Malgré la publication de 2891 documents liés à l’enquête sur l’assassinat de John Fitzegerald Kennedy, le mystère reste entier. Au grand dam des médias qui auraient bien aimé trouvé un complot impliquant la CIA et / ou une hypothétique « extrême droite ».
Que Lee Harvey Oswald n’ait pas été tout seul pour ce coup tordu, aucun doute. Car on sait, somme toute, beaucoup de choses sur son parcours erratique. Communiste, soupçonné même d’avoir livré à l’URSS des documents sur les avions-espions U2, il avait vécu deux ans à Moscou où il avait épousé la fille d’un colonel soviétique.
- Khrouchtchev et Andropov (patron du KGB), humiliés par la crise des missiles de Cuba, étaient déterminés à faire payer Kennedy.
- Pour ce faire, ils vont activer un faux transfuge du KGB passé à l’Ouest, Nosenko ; Martina Prusakova (l’épouse d’Oswald) ; un « double » d’Oswald, Alex Hiddel (exécuteur des basses œuvres du KGB) ; des guérilleros marxistes sud-américains ; Oswald lui-même.
- En 1962, Oswald rentre aux Etats-Unis avec sa femme et Alex Hidell (autrement dit sa moitié et son double…).
- Depuis des années, les milieux anti-castristes cubains de Floride sont noyautés par les services secrets de La Havane. Comme ses parrains soviétiques, Castro veut se venger de l’affaire des missiles et de la Baie des Cochons.
- Les liens d’Oswald avec Cuba, via les ambassades soviétiques et cubaines à Mexico notamment, sont avérés.
- Instrumentalisé, mais « grillé », Oswald doit être éliminé. D’où son assassinat par Jack Ruby, patron d’une boîte de nuit à Dallas.

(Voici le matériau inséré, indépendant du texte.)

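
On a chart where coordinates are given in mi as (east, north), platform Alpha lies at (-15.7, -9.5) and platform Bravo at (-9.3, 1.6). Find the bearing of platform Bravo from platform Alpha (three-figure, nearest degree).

Δeast = -9.3 − -15.7 = 6.40; Δnorth = 1.6 − -9.5 = 11.10.
Bearing = atan2(Δeast, Δnorth) mod 360° = 29.97° ≈ 030°.

030°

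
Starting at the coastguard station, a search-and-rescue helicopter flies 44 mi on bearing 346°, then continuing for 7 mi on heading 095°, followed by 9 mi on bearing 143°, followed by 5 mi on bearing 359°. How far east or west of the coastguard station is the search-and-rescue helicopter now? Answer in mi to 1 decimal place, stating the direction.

Leg 1 (346°, 44 mi): east 44 sin 346° = -10.64, north 44 cos 346° = 42.69
Leg 2 (095°, 7 mi): east 7 sin 95° = 6.97, north 7 cos 95° = -0.61
Leg 3 (143°, 9 mi): east 9 sin 143° = 5.42, north 9 cos 143° = -7.19
Leg 4 (359°, 5 mi): east 5 sin 359° = -0.09, north 5 cos 359° = 5.00
Net east component: 1.66 mi.

1.7 mi east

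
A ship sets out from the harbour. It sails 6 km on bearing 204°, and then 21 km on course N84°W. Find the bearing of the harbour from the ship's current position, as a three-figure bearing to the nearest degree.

082°

Leg 1 (204°, 6 km): east 6 sin 204° = -2.44, north 6 cos 204° = -5.48
Leg 2 (N84°W, 21 km): east 21 sin 276° = -20.88, north 21 cos 276° = 2.20
Net displacement: -23.33 east, -3.29 north. Direction back to start is (23.33, 3.29): bearing = atan2(23.33, 3.29) mod 360° = 81.98° ≈ 082°.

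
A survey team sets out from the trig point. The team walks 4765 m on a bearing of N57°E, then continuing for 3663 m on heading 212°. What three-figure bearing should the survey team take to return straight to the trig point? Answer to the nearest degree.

Leg 1 (N57°E, 4765 m): east 4765 sin 57° = 3996.27, north 4765 cos 57° = 2595.21
Leg 2 (212°, 3663 m): east 3663 sin 212° = -1941.09, north 3663 cos 212° = -3106.40
Net displacement: 2055.17 east, -511.20 north. Direction back to start is (-2055.17, 511.20): bearing = atan2(-2055.17, 511.20) mod 360° = 283.97° ≈ 284°.

284°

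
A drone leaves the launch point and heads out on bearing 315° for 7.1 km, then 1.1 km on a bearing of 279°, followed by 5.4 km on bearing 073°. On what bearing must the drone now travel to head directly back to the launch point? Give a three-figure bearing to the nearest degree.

172°

Leg 1 (315°, 7.1 km): east 7.1 sin 315° = -5.02, north 7.1 cos 315° = 5.02
Leg 2 (279°, 1.1 km): east 1.1 sin 279° = -1.09, north 1.1 cos 279° = 0.17
Leg 3 (073°, 5.4 km): east 5.4 sin 73° = 5.16, north 5.4 cos 73° = 1.58
Net displacement: -0.94 east, 6.77 north. Direction back to start is (0.94, -6.77): bearing = atan2(0.94, -6.77) mod 360° = 172.07° ≈ 172°.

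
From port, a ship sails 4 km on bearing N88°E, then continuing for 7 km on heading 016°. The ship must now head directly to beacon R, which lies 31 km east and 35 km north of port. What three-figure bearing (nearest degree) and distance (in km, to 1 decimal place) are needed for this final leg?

Leg 1 (N88°E, 4 km): east 4 sin 88° = 4.00, north 4 cos 88° = 0.14
Leg 2 (016°, 7 km): east 7 sin 16° = 1.93, north 7 cos 16° = 6.73
Current position: (5.93, 6.87). Target: (31, 35). Remaining: Δeast = 25.07, Δnorth = 28.13.
Bearing = atan2(25.07, 28.13) mod 360° = 41.71°; distance = √((25.07)² + (28.13)²) = 37.683 km.

042°, 37.7 km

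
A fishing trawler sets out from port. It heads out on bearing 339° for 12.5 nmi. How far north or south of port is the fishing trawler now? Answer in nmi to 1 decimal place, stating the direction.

11.7 nmi north

Leg 1 (339°, 12.5 nmi): east 12.5 sin 339° = -4.48, north 12.5 cos 339° = 11.67
Net north component: 11.67 nmi.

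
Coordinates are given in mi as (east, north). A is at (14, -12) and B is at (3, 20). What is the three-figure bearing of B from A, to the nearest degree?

341°

Δeast = 3 − 14 = -11.00; Δnorth = 20 − -12 = 32.00.
Bearing = atan2(Δeast, Δnorth) mod 360° = 341.03° ≈ 341°.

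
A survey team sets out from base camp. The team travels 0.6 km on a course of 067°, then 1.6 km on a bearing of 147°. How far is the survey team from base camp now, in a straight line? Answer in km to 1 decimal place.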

- Jack Ruby est un truand. Mais pas de seconde zone comme on le laissa entendre : en cheville avec les barons sud-américains de la drogue, il avait par le passé vendu des armes à Castro.
- Jack Ruby est mort en prison en 1967. Aux membres de la commission Warren venus l’interroger, il ne lâchera rien, sinon : « Si vous sentiez que votre vie est en danger, n’hésiteriez-vous pas à parler ? »
Les archives déclassées, bien qu’un peu décevantes, nous fournissent cependant quelques éléments intéressants. On y relève, par exemple, le nom d’un certain « Ward » signalé par la CIA et le MI5 britannique. Ce « Ward » n’est autre que Stephen Ward, un ostéopathe impliqué en Grande-Bretagne dans une affaire d’espionnage mettant en cause le KGB.
On savait aussi – mais on en a là confirmation – que le FBI et la CIA surveillaient Oswald en raison de ses liens avec l’URSS. Fin octobre 1963, un mois avant l’attentat contre Kennedy, la division du FBI de Dallas était sur ses traces.
On aimerait savoir, en revanche, pourquoi plus d’une vingtaine de témoins interrogés par la commission Warren sont morts – « accidentellement » dira-t-on – dans les mois qui suivirent leurs auditions…
Alors, Oswald « pigeon » ou agent activé ? Pour l’heure, la seule certitude que l’on a, c’est que JFK a bel et bien été assassiné le 22 novembre 1963.
Photo : La voiture présidentielle dans laquelle JFK sera touché, le 22 novembre 1963.